APSA 2011 Annual Meeting Paper


Abstract:     
This paper will explore why the transnational legal process over the issue of wartime comfort women has not led to the legislation of individual compensation for them in Japan. It also poses a theoretical question on the internalization of the international norm of individual compensation for the victims of war crimes under Article 3 of the 1907 Hague Convention. The puzzle is that diverse transnational efforts to address the issue and persuade the Japanese government have not been successful, while legal scholarship suggests that transnational legal process functions to facilitate interactions among actors involved, including governments, advocate lawyers, judges, and scholars, to generate an agreed-upon interpretation of an international norm at issue in a particular context, and to effect internalization of the norm in domestic society.

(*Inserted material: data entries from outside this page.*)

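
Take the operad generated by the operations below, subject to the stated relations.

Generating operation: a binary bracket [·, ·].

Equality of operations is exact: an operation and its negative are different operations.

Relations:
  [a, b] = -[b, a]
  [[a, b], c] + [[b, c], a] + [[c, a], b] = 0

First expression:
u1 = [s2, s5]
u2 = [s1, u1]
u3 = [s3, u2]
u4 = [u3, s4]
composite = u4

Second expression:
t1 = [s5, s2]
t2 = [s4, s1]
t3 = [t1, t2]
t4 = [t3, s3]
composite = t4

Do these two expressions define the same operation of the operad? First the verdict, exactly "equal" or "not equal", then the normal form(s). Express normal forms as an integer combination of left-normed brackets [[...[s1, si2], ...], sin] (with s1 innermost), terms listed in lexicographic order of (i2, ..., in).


not equal — first -[[[[s1, s2], s5], s3], s4] + [[[[s1, s5], s2], s3], s4], second -[[[[s1, s4], s2], s5], s3] + [[[[s1, s4], s5], s2], s3]

Reducing the first expression gives -[[[[s1, s2], s5], s3], s4] + [[[[s1, s5], s2], s3], s4]
Reducing the second expression gives -[[[[s1, s4], s2], s5], s3] + [[[[s1, s4], s5], s2], s3]
The normal forms differ: not equal.


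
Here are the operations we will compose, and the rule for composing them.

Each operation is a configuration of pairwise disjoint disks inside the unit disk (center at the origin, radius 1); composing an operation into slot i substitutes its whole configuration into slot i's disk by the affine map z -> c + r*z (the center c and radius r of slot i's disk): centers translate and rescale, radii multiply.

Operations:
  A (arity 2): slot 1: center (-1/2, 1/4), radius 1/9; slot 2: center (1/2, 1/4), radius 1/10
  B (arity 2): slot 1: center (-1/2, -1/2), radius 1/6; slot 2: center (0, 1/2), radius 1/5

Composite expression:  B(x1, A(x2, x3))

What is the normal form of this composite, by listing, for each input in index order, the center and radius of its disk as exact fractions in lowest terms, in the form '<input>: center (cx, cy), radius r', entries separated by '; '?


x1: center (-1/2, -1/2), radius 1/6; x2: center (-1/10, 11/20), radius 1/45; x3: center (1/10, 11/20), radius 1/50

Below B, radii multiply path by path; the x-disk centers shift.
for x1, the 1-step affine chain lands on center (-1/2, -1/2), radius 1/6
for x2, the 2-step affine chain lands on center (-1/10, 11/20), radius 1/45
for x3, the 2-step affine chain lands on center (1/10, 11/20), radius 1/50


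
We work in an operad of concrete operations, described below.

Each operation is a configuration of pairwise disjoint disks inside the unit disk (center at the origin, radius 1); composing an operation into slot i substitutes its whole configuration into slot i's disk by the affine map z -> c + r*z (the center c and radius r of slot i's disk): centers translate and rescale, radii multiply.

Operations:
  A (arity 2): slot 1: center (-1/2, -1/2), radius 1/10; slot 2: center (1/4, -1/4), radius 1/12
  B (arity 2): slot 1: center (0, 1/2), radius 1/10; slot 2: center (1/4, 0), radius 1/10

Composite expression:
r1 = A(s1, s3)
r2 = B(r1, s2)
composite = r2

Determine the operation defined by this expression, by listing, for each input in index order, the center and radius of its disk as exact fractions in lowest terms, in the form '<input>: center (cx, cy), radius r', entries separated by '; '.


Nesting under B composes maps z -> c + r*z down each s-path.
for s1, the 2-step affine chain lands on center (-1/20, 9/20), radius 1/100
for s3, the 2-step affine chain lands on center (1/40, 19/40), radius 1/120
for s2, the 1-step affine chain lands on center (1/4, 0), radius 1/10

s1: center (-1/20, 9/20), radius 1/100; s2: center (1/4, 0), radius 1/10; s3: center (1/40, 19/40), radius 1/120


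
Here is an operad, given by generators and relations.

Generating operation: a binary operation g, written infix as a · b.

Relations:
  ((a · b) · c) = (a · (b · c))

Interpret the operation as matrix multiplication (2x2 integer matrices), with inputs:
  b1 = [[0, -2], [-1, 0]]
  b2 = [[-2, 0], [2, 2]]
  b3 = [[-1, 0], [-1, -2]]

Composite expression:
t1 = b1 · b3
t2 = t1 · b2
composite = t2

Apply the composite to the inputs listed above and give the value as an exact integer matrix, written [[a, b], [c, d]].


(b1 · b3) = [[2, 4], [1, 0]]
((b1 · b3) · b2) = [[4, 8], [-2, 0]]

[[4, 8], [-2, 0]]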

The empirical study of the process and establishment of the system of the individual compensation from private donations from the Japanese people through the Asia Women’s Fund, as a product of the transnational legal process, demonstrates that three domestic conditions in Japan obstructed a successful establishment of an official system of individual compensation by the Japanese government. These three are the political condition surrounding the transnational legal process (the rightists’ staunch resistance to individual compensation and the leftist government’s willingness to compromise with the rightists), the cleavages in Japanese society, and some leftists’ dogmatism.

The study suggests the need for further exploration of the cases of transnational legal process in order to see under what circumstances it functions effectively to lead to an agreed-upon interpretation of an international norm and thus its internalization in domestic society.